= Cyclooxygenase-3 =

Enzyme involved in prostanoid synthesis

Cyclooxygenase-3 (COX-3) is an enzyme that is encoded by the PTGS1 (COX1) gene, but is not functional in humans. COX-3 is the third and most recently discovered cyclooxygenase (COX3050) isozyme, while the first two to be discovered were COX-1 and COX-2. The COX-3 isozyme is encoded by the same gene as COX-1, with the difference that COX-3 retains an intron that is not retained in COX-1.

The other two cyclooxygenase isozymes are known to convert dihomo-γ-linolenic acid and arachidonic acid into prostaglandins, and are the targets of nonsteroidal anti-inflammatory drugs (NSAIDs).

== Transcription==
COX-3 is transcribed from the PTGS1 (COX1) gene, but the resulting mRNA is spliced differently. In dogs the resulting protein resembles the other two COX enzymes, but in mice and humans it does not, owing to a frame-shift mechanism. This mechanism is due to the fact that the spliced intron has 93 bases in dogs, resulting in the loss of 93:3 = 31 amino acids in the COX-3 sequence, which apparently does not impair its functionality.
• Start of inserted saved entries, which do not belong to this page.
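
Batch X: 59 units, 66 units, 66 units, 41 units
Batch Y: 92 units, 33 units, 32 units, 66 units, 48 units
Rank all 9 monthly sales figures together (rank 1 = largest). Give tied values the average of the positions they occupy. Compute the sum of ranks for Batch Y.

Sorted (descending): 92, 66, 66, 66, 59, 48, 41, 33, 32
The 3 values of 66 occupy positions 2–4 → average rank 3.
Batch Y values → pooled ranks: 92→1, 33→8, 32→9, 66→3, 48→6
Rank sum = 1 + 8 + 9 + 3 + 6 = 27

27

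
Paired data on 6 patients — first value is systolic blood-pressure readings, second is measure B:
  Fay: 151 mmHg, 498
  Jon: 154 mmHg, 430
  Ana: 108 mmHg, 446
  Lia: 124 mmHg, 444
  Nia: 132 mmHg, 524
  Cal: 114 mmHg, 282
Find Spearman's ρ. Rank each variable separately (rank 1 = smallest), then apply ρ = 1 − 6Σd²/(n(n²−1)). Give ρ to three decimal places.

0.143

Ranks of variable 1: 5, 6, 1, 3, 4, 2
Ranks of variable 2: 5, 2, 4, 3, 6, 1
d = r₁ − r₂: 0, 4, -3, 0, -2, 1
d²: 0, 16, 9, 0, 4, 1; Σd² = 30
ρ = 1 − 6·30/(6·35) = 1 − 180/210 = 0.143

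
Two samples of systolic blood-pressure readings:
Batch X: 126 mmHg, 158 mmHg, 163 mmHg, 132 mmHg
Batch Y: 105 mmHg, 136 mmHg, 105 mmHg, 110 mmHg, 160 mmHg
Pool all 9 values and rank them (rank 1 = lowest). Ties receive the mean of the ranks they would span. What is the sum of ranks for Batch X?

25

Sorted (ascending): 105, 105, 110, 126, 132, 136, 158, 160, 163
The 2 values of 105 occupy positions 1–2 → average rank (1+2)/2 = 1.5.
Batch X values → pooled ranks: 126→4, 158→7, 163→9, 132→5
Rank sum = 4 + 7 + 9 + 5 = 25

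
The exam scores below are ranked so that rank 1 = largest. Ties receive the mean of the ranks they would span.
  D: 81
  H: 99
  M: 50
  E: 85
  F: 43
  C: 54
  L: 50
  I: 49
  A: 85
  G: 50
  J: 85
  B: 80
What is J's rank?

3

Sorted (descending): 99, 85, 85, 85, 81, 80, 54, 50, 50, 50, 49, 43
The 3 values of 85 occupy positions 2–4 → average rank 3.
The 3 values of 50 occupy positions 8–10 → average rank 9.
J has value 85 → rank 3.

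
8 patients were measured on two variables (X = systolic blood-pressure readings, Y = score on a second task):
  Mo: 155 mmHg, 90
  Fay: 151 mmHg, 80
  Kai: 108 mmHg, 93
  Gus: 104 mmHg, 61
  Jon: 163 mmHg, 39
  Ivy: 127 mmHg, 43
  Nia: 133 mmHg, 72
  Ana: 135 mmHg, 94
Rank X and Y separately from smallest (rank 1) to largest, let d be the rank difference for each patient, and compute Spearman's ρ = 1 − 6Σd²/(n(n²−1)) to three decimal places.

-0.071

Ranks of variable 1: 7, 6, 2, 1, 8, 3, 4, 5
Ranks of variable 2: 6, 5, 7, 3, 1, 2, 4, 8
d = r₁ − r₂: 1, 1, -5, -2, 7, 1, 0, -3
d²: 1, 1, 25, 4, 49, 1, 0, 9; Σd² = 90
ρ = 1 − 6·90/(8·63) = 1 − 540/504 = -0.071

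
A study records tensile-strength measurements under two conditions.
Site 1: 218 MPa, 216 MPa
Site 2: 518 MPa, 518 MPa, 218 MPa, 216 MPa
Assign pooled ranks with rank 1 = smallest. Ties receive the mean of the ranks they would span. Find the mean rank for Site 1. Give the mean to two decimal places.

2.50

Sorted (ascending): 216, 216, 218, 218, 518, 518
The 2 values of 216 occupy positions 1–2 → average rank (1+2)/2 = 1.5.
The 2 values of 218 occupy positions 3–4 → average rank (3+4)/2 = 3.5.
The 2 values of 518 occupy positions 5–6 → average rank (5+6)/2 = 5.5.
Site 1 values → pooled ranks: 218→3.5, 216→1.5
Mean rank = (3.5 + 1.5) / 2 = 2.50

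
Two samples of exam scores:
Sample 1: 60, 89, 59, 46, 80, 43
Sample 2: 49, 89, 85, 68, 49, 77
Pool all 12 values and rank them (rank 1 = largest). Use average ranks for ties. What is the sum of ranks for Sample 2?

34.5

Sorted (descending): 89, 89, 85, 80, 77, 68, 60, 59, 49, 49, 46, 43
The 2 values of 89 occupy positions 1–2 → average rank (1+2)/2 = 1.5.
The 2 values of 49 occupy positions 9–10 → average rank (9+10)/2 = 9.5.
Sample 2 values → pooled ranks: 49→9.5, 89→1.5, 85→3, 68→6, 49→9.5, 77→5
Rank sum = 9.5 + 1.5 + 3 + 6 + 9.5 + 5 = 34.5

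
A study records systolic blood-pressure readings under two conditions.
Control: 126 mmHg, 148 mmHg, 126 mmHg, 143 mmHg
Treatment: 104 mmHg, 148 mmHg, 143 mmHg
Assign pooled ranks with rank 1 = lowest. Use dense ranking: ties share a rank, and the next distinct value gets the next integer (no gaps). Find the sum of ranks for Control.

11

Sorted (ascending): 104, 126, 126, 143, 143, 148, 148
The 2 values of 126 share dense rank 2.
The 2 values of 143 share dense rank 3.
The 2 values of 148 share dense rank 4.
Remaining distinct values take the next consecutive integers.
Control values → pooled ranks: 126→2, 148→4, 126→2, 143→3
Rank sum = 2 + 4 + 2 + 3 = 11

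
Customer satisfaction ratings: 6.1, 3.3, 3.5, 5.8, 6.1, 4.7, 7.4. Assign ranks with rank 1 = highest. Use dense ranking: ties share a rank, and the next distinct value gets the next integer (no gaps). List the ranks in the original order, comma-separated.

2, 6, 5, 3, 2, 4, 1

Sorted (descending): 7.4, 6.1, 6.1, 5.8, 4.7, 3.5, 3.3
The 2 values of 6.1 share dense rank 2.
Remaining distinct values take the next consecutive integers.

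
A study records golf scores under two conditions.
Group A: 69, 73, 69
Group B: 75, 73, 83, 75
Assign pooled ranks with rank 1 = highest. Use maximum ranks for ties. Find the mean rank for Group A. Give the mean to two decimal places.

6.33

Sorted (descending): 83, 75, 75, 73, 73, 69, 69
The 2 values of 75 occupy positions 2–3 → each gets rank 3.
The 2 values of 73 occupy positions 4–5 → each gets rank 5.
The 2 values of 69 occupy positions 6–7 → each gets rank 7.
Group A values → pooled ranks: 69→7, 73→5, 69→7
Mean rank = (7 + 5 + 7) / 3 = 6.33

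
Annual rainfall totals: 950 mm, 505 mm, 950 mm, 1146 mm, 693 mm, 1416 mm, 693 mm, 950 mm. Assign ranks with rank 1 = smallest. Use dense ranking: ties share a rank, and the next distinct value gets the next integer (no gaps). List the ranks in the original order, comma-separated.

Sorted (ascending): 505, 693, 693, 950, 950, 950, 1146, 1416
The 2 values of 693 share dense rank 2.
The 3 values of 950 share dense rank 3.
Remaining distinct values take the next consecutive integers.

3, 1, 3, 4, 2, 5, 2, 3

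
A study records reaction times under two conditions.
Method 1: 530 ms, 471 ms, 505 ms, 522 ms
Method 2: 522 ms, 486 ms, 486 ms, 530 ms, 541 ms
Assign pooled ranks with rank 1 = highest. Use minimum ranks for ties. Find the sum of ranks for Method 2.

21

Sorted (descending): 541, 530, 530, 522, 522, 505, 486, 486, 471
The 2 values of 530 occupy positions 2–3 → each gets rank 2.
The 2 values of 522 occupy positions 4–5 → each gets rank 4.
The 2 values of 486 occupy positions 7–8 → each gets rank 7.
Method 2 values → pooled ranks: 522→4, 486→7, 486→7, 530→2, 541→1
Rank sum = 4 + 7 + 7 + 2 + 1 = 21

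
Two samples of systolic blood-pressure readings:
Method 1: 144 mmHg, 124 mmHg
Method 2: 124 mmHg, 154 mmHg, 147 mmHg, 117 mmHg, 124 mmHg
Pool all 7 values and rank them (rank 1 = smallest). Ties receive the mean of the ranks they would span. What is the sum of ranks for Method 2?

Sorted (ascending): 117, 124, 124, 124, 144, 147, 154
The 3 values of 124 occupy positions 2–4 → average rank 3.
Method 2 values → pooled ranks: 124→3, 154→7, 147→6, 117→1, 124→3
Rank sum = 3 + 7 + 6 + 1 + 3 = 20

20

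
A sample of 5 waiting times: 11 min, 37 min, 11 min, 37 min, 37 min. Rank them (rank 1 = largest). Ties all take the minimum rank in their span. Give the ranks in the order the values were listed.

4, 1, 4, 1, 1

Sorted (descending): 37, 37, 37, 11, 11
The 3 values of 37 occupy positions 1–3 → each gets rank 1.
The 2 values of 11 occupy positions 4–5 → each gets rank 4.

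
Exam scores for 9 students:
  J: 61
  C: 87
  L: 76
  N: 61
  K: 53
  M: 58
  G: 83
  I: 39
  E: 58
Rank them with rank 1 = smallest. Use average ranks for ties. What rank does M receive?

Sorted (ascending): 39, 53, 58, 58, 61, 61, 76, 83, 87
The 2 values of 58 occupy positions 3–4 → average rank (3+4)/2 = 3.5.
The 2 values of 61 occupy positions 5–6 → average rank (5+6)/2 = 5.5.
M has value 58 → rank 3.5.

3.5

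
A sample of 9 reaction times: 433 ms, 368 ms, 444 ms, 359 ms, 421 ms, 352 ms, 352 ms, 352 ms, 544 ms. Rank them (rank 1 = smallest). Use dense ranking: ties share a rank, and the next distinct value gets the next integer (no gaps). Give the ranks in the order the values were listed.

Sorted (ascending): 352, 352, 352, 359, 368, 421, 433, 444, 544
The 3 values of 352 share dense rank 1.
Remaining distinct values take the next consecutive integers.

5, 3, 6, 2, 4, 1, 1, 1, 7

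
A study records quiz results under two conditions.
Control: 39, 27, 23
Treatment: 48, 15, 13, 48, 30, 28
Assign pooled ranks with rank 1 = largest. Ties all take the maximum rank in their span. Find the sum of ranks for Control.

16

Sorted (descending): 48, 48, 39, 30, 28, 27, 23, 15, 13
The 2 values of 48 occupy positions 1–2 → each gets rank 2.
Control values → pooled ranks: 39→3, 27→6, 23→7
Rank sum = 3 + 6 + 7 = 16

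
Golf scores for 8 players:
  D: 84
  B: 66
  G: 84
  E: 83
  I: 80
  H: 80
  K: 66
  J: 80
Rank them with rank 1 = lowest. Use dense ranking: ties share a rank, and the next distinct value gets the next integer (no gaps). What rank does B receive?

Sorted (ascending): 66, 66, 80, 80, 80, 83, 84, 84
The 2 values of 66 share dense rank 1.
The 3 values of 80 share dense rank 2.
The 2 values of 84 share dense rank 4.
Remaining distinct values take the next consecutive integers.
B has value 66 → rank 1.

1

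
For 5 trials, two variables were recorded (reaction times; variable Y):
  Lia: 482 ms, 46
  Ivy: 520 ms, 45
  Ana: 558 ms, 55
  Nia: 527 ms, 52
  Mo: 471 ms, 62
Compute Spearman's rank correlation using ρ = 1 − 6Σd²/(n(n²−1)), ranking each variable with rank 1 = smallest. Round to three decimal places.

-0.100

Ranks of variable 1: 2, 3, 5, 4, 1
Ranks of variable 2: 2, 1, 4, 3, 5
d = r₁ − r₂: 0, 2, 1, 1, -4
d²: 0, 4, 1, 1, 16; Σd² = 22
ρ = 1 − 6·22/(5·24) = 1 − 132/120 = -0.100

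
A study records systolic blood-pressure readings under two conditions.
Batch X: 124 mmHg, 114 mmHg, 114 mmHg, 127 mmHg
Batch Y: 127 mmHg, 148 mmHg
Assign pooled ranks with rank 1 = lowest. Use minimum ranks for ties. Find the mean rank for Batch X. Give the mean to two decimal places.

2.25

Sorted (ascending): 114, 114, 124, 127, 127, 148
The 2 values of 114 occupy positions 1–2 → each gets rank 1.
The 2 values of 127 occupy positions 4–5 → each gets rank 4.
Batch X values → pooled ranks: 124→3, 114→1, 114→1, 127→4
Mean rank = (3 + 1 + 1 + 4) / 4 = 2.25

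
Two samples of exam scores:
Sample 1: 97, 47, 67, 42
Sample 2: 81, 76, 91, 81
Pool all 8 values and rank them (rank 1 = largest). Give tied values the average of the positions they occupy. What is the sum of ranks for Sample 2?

Sorted (descending): 97, 91, 81, 81, 76, 67, 47, 42
The 2 values of 81 occupy positions 3–4 → average rank (3+4)/2 = 3.5.
Sample 2 values → pooled ranks: 81→3.5, 76→5, 91→2, 81→3.5
Rank sum = 3.5 + 5 + 2 + 3.5 = 14

14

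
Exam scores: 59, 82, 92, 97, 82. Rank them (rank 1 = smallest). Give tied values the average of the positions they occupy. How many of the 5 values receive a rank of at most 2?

Sorted (ascending): 59, 82, 82, 92, 97
The 2 values of 82 occupy positions 2–3 → average rank (2+3)/2 = 2.5.
Ranks ≤ 2: {1} → 1 value.

1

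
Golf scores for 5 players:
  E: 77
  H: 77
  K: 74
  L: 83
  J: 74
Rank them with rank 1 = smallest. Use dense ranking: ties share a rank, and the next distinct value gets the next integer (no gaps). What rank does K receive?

Sorted (ascending): 74, 74, 77, 77, 83
The 2 values of 74 share dense rank 1.
The 2 values of 77 share dense rank 2.
Remaining distinct values take the next consecutive integers.
K has value 74 → rank 1.

1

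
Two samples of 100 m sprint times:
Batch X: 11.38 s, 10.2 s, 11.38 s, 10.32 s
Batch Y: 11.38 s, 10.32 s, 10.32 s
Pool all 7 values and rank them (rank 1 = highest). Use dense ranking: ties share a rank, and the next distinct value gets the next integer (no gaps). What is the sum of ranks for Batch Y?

Sorted (descending): 11.38, 11.38, 11.38, 10.32, 10.32, 10.32, 10.2
The 3 values of 11.38 share dense rank 1.
The 3 values of 10.32 share dense rank 2.
Remaining distinct values take the next consecutive integers.
Batch Y values → pooled ranks: 11.38→1, 10.32→2, 10.32→2
Rank sum = 1 + 2 + 2 = 5

5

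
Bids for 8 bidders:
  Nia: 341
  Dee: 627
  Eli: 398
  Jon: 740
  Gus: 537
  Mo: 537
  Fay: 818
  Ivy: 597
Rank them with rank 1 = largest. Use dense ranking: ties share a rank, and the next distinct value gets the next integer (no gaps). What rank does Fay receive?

Sorted (descending): 818, 740, 627, 597, 537, 537, 398, 341
The 2 values of 537 share dense rank 5.
Remaining distinct values take the next consecutive integers.
Fay has value 818 → rank 1.

1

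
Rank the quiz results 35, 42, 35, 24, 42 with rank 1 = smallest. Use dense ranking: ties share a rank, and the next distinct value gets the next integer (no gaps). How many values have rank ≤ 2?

3

Sorted (ascending): 24, 35, 35, 42, 42
The 2 values of 35 share dense rank 2.
The 2 values of 42 share dense rank 3.
Remaining distinct values take the next consecutive integers.
Ranks ≤ 2: {1, 2, 2} → 3 values.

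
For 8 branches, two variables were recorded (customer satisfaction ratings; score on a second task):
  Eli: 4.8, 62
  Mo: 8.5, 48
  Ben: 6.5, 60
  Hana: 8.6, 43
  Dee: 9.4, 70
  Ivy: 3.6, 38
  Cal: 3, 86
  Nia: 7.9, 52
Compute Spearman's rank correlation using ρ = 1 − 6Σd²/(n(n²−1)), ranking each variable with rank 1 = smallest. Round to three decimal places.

Ranks of variable 1: 3, 6, 4, 7, 8, 2, 1, 5
Ranks of variable 2: 6, 3, 5, 2, 7, 1, 8, 4
d = r₁ − r₂: -3, 3, -1, 5, 1, 1, -7, 1
d²: 9, 9, 1, 25, 1, 1, 49, 1; Σd² = 96
ρ = 1 − 6·96/(8·63) = 1 − 576/504 = -0.143

-0.143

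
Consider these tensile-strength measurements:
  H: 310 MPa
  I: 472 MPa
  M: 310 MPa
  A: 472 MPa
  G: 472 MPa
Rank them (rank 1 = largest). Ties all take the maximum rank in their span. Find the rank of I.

Sorted (descending): 472, 472, 472, 310, 310
The 3 values of 472 occupy positions 1–3 → each gets rank 3.
The 2 values of 310 occupy positions 4–5 → each gets rank 5.
I has value 472 MPa → rank 3.

3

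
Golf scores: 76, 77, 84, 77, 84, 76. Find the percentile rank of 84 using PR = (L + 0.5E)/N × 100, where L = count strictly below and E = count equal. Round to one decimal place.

N = 6.
Strictly below 84: 4. Equal to 84: 2.
PR = (4 + 0.5·2)/6 × 100 = 83.3

83.3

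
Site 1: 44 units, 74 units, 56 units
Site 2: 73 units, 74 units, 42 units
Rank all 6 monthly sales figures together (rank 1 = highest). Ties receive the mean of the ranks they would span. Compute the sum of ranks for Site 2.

10.5

Sorted (descending): 74, 74, 73, 56, 44, 42
The 2 values of 74 occupy positions 1–2 → average rank (1+2)/2 = 1.5.
Site 2 values → pooled ranks: 73→3, 74→1.5, 42→6
Rank sum = 3 + 1.5 + 6 = 10.5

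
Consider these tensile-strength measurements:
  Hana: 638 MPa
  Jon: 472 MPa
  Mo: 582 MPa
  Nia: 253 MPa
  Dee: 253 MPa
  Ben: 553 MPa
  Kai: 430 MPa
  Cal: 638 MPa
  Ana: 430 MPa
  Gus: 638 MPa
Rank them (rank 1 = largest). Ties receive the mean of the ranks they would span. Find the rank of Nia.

9.5

Sorted (descending): 638, 638, 638, 582, 553, 472, 430, 430, 253, 253
The 3 values of 638 occupy positions 1–3 → average rank 2.
The 2 values of 430 occupy positions 7–8 → average rank (7+8)/2 = 7.5.
The 2 values of 253 occupy positions 9–10 → average rank (9+10)/2 = 9.5.
Nia has value 253 MPa → rank 9.5.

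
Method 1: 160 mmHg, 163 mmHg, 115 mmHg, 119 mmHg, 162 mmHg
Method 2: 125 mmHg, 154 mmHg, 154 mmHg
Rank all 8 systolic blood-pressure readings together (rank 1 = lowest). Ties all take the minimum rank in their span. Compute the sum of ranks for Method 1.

24

Sorted (ascending): 115, 119, 125, 154, 154, 160, 162, 163
The 2 values of 154 occupy positions 4–5 → each gets rank 4.
Method 1 values → pooled ranks: 160→6, 163→8, 115→1, 119→2, 162→7
Rank sum = 6 + 8 + 1 + 2 + 7 = 24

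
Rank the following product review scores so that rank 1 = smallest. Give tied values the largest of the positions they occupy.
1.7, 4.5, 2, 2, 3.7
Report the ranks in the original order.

1, 5, 3, 3, 4

Sorted (ascending): 1.7, 2, 2, 3.7, 4.5
The 2 values of 2 occupy positions 2–3 → each gets rank 3.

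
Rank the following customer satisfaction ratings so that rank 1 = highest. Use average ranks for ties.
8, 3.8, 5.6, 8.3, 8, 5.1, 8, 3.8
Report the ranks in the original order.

3, 7.5, 5, 1, 3, 6, 3, 7.5

Sorted (descending): 8.3, 8, 8, 8, 5.6, 5.1, 3.8, 3.8
The 3 values of 8 occupy positions 2–4 → average rank 3.
The 2 values of 3.8 occupy positions 7–8 → average rank (7+8)/2 = 7.5.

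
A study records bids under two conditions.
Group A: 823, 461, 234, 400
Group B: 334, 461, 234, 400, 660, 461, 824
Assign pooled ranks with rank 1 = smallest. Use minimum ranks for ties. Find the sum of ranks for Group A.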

In humans, the intron is 94 bases long, leading to a protein with a completely different amino acid sequence from those of COX-1 or COX-2. The expressed protein does not show COX activity, and it is unlikely to play a role in prostaglandin-mediated physiological responses.

== Discovery ==
The original COX-1/COX-2 model did not fully explain the immune responses of fever and inflammation. Even though COX-2 inhibitors are as active as traditional NSAIDs in inflammatory models, there were still some unexplained issues. For example, the widespread use of the newer generation of COX-2-selective compounds demonstrated that COX-2 also has other physiological roles, e.g. in the maintenance of fluid balance by the kidneys. In addition, the COX-1/COX-2 model did not explain the properties of paracetamol (acetaminophen): although its antipyretic (fever reducing) and analgesic (pain relieving) effects might be explained by inhibition of COX-2, it is not anti-inflammatory. Daniel L. Simmons' group suggested this was because of the presence of a variant of COX-1, which they named COX-3, that would be especially sensitive to paracetamol and related compounds. If this enzyme were particularly expressed in the brain, it could explain both the characteristics of paracetamol, which has been reputed for some time of being a centrally-acting antipyretic.

COX-3 was actually discovered in 2002, and been found to be selectively inhibited by paracetamol, phenacetin, antipyrine, aminopyrine, dipyrone, and strongly inhibited by diclofenac, indomethacin, ibuprofen and aspirin in rodent studies. Acetaminophen is thought of as a mild analgesic and antipyretic suitable, at best, for mild to moderate pain. Its site of action has recently been identified as a COX-3 isoenzyme, a variant of the COX-1 enzyme. This discovery raises the possibility of developing more potent and selective drugs targeting the site.

A number of arguments counted against the COX-3 hypothesis: COX-2-selective inhibitors react weakly with the COX-3 enzymatic site, because the site is identical to that in COX-1, but they are as good at reducing fever as older NSAIDs. The fever response has also been clearly associated with a rapid induction of COX-2 expression and an associated increase in prostaglandin E2 production, with no role for COX-1 or a COX-1 gene product (e.g., COX-3). Finally, the sites of COX-3 expression do not appear to fit in well with those sites associated with fever, and the protein should be present within the hypothalamus rather than the cerebral cortex. All these considerations appeared to argue against COX-3 being the site of the antipyretic actions of NSAIDs and COX-2-selective agents. However, the results could be read as showing that paracetamol acts at a different site than the other NSAIDs and that more than one COX isoform contribute to the fever response.

Finally, the discovery of the frame-shift mechanism has made it highly unlikely that COX-3 plays a role in inflammation and fever in humans.